Why we moved from Celery to RQ

ERPNext has features like email inbox syncing, event reminders, recurring orders and automatic item ordering. Some of these tasks run every 5 mins, some every hour and others are executed at midnight. In ERPNext version 3, we moved from using Cron to Celery for handling such periodic tasks. Celery is the industry standard for background jobs in python, is feature rich and is built for performance. It covered all the use cases we needed and enabled additional features like non-periodic background tasks. However, over time, we realized that we could never conceptualize a clear model of how Celery worked and consequently, had a difficult time debugging it. In contrast, RQ was so simple, we could get it up and running in a short time with all the features that we used in Celery.

Documentation

Reading the Celery documentation feels like going through a technical paper. It has an amazing set of features, but we should have realized that we won’t be using most of them. Celery is not beginner friendly. Help about simpler use cases is relegated to the bottom sections, while complex ones are highlighted and often blogged about. That’s how we missed the apply_async(queue='queue_name') feature, and instead implemented its manual routing system, which was unintuitive and felt like an ink blot on a perfectly good shirt. In contrast, RQ’s documentation is short.

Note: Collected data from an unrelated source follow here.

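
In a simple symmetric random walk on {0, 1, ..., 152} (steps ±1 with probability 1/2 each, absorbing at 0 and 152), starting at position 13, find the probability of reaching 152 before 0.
P(hit 152 before 0) = 13/152

Let u_k = P(hit 152 before 0 | start at k). Then u_0 = 0, u_152 = 1, and u_k = u_{k-1}/2 + u_{k+1}/2 for 1 ≤ k ≤ 151. This harmonic recurrence is solved by u_k = k/152, giving u_13 = 13/152.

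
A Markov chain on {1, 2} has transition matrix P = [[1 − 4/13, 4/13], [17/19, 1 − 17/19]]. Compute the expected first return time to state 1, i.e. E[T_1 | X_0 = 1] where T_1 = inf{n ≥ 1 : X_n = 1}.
E[T_1 | X_0 = 1] = 1/π_1 = 297/221

For an irreducible recurrent Markov chain with stationary distribution π, E[T_i | X_0 = i] = 1/π_i (Kac's formula). Here π_1 = (17/19)/(4/13 + 17/19) = (17/19)/(297/247) = 221/297, so E[T_1 | X_0 = 1] = 1/π_1 = (4/13 + 17/19)/(17/19) = (297/247)/(17/19) = 297/221.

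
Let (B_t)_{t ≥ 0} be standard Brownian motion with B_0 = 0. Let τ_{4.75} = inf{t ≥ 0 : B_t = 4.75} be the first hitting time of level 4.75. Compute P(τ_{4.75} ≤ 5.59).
P(τ_{4.75} ≤ 5.59) = 2(1 − Φ(4.75/√5.59)) = 2(1 − Φ(2.0090)) ≈ 0.0445

By the reflection principle for standard BM, P(τ_b ≤ t) = 2 · P(B_t ≥ b). Since B_t ~ N(0, t), P(B_t ≥ 4.75) = 1 − Φ(4.75/√t) = 1 − Φ(4.75/√5.59) = 1 − Φ(2.0090) ≈ 0.02227. Doubling: P(τ_{4.75} ≤ 5.59) ≈ 2 · 0.02227 = 0.04454 ≈ 0.0445.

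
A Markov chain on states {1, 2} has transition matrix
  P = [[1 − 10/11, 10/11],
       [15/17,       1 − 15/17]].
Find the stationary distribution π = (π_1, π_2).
π_1 = 33/67, π_2 = 34/67

Solve πP = π with π_1 + π_2 = 1. From πP = π: π_1 · (1 − 10/11) + π_2 · 15/17 = π_1 ⇒ π_2 · 15/17 = π_1 · 10/11 ⇒ π_2/π_1 = (10/11)/(15/17) = 34/33. Together with π_1 + π_2 = 1:
  π_1 = (15/17)/(10/11 + 15/17) = (15/17)/(335/187) = 33/67,
  π_2 = (10/11)/(10/11 + 15/17) = (10/11)/(335/187) = 34/67.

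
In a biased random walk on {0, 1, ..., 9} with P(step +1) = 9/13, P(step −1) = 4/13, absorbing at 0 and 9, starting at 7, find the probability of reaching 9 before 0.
P(hit 9 before 0) = (1 − (4/9)^7) / (1 − (4/9)^9) = 77218677/77431669

Let u_k denote P(reach 9 before 0 | start at k). Boundary: u_0 = 0, u_9 = 1. Recurrence: u_k = 9/13·u_{k+1} + 4/13·u_{k-1} for 1 ≤ k ≤ 8. Try u_k = A + B·r^k with r = q/p = (4/13)/(9/13) = 4/9. Substitution satisfies the recurrence; boundary conditions give:
  u_k = (1 − r^k) / (1 − r^N) = (1 − (4/9)^7) / (1 − (4/9)^9) = 77218677/77431669.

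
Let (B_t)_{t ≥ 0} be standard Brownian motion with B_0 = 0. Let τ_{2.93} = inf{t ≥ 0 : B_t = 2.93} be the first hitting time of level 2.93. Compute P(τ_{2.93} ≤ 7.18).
P(τ_{2.93} ≤ 7.18) = 2(1 − Φ(2.93/√7.18)) = 2(1 − Φ(1.0935)) ≈ 0.2742

By the reflection principle for standard BM, P(τ_b ≤ t) = 2 · P(B_t ≥ b). Since B_t ~ N(0, t), P(B_t ≥ 2.93) = 1 − Φ(2.93/√t) = 1 − Φ(2.93/√7.18) = 1 − Φ(1.0935) ≈ 0.13709. Doubling: P(τ_{2.93} ≤ 7.18) ≈ 2 · 0.13709 = 0.27418 ≈ 0.2742.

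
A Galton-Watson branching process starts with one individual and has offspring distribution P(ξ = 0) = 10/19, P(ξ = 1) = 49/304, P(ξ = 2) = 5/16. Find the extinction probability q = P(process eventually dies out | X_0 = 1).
q = 1

Mean offspring μ = 0·10/19 + 1·49/304 + 2·5/16 = 239/304 ≤ 1. For μ ≤ 1 with offspring not concentrated at 1, the Galton-Watson process goes extinct almost surely, so q = 1.
(Algebraic check: The pgf is f(s) = 10/19 + 49/304·s + 5/16·s². The extinction probability q is the smallest fixed point of f in [0, 1]. Setting s = f(s):
  5/16·s² + (49/304 − 1)·s + 10/19 = 0
  5/16·s² − (10/19 + 5/16)·s + 10/19 = 0
which factors as (s − 1)·(5/16·s − 10/19) = 0, giving roots s = 1 and s = (10/19)/(5/16) = 32/19. Since 32/19 ≥ 1, the smallest root in [0, 1] is s = 1.)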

It takes you 15 minutes to read the whole documentation and it was enough to replace Celery in our existing setup.

~~Opinionated~~

Celery gives you a lot of choice. You get to choose the broker, the result store, serialization format, concurrency options and scheduling. It is powerful, optimized for performance and can also work with languages other than Python. However, its defaults are optimized for a large scale. One such default came to bite our back. Celery workers are pre-assigned tasks whether they are free or not. This led to some busy workers which had many pending jobs, while a few free workers didn’t have anything to do until the next beat. Thanks to a blog post, we stumbled upon the solution to this problem, although we later found it to be mentioned in the official documentation under optimizations. In comparison, RQ works only in Python, uses Pickle for serialization, Redis as broker and backend, uses os.fork for child process and does not provide scheduling. Apart from using another simple library for scheduling, we could implement all our use cases with a clear understanding of how RQ works.

Fairness

We have thousands of ERPNext sites on our servers. We needed to ensure that each site gets its fair share of background workers. Our first thought was to start sufficient number of workers and enqueue jobs for site if they don’t exists in the queue. However, there is no easy way to programmatically check for queued jobs in Celery. So, we created separate queues for each ERPNext site instead, and Celery workers would pick jobs from these queues in a round robin manner. In hindsight, we realize that this was over-engineered and could have been easily solved by implementing inspection and custom job naming. On the other side, RQ lists all jobs in a queue using Queue.jobs. It couldn’t be simpler than that.

In defense of Celery, it was partially our fault that led to the additional complexity. However, like Python, RQ has only one way to do a thing and that makes it very difficult to over-complicate and over-engineer. RQ is intuitive, has a simple documentation and it just works. In the end, software engineering is about trade-offs, and using RQ instead of Celery seems to be a beneficial one.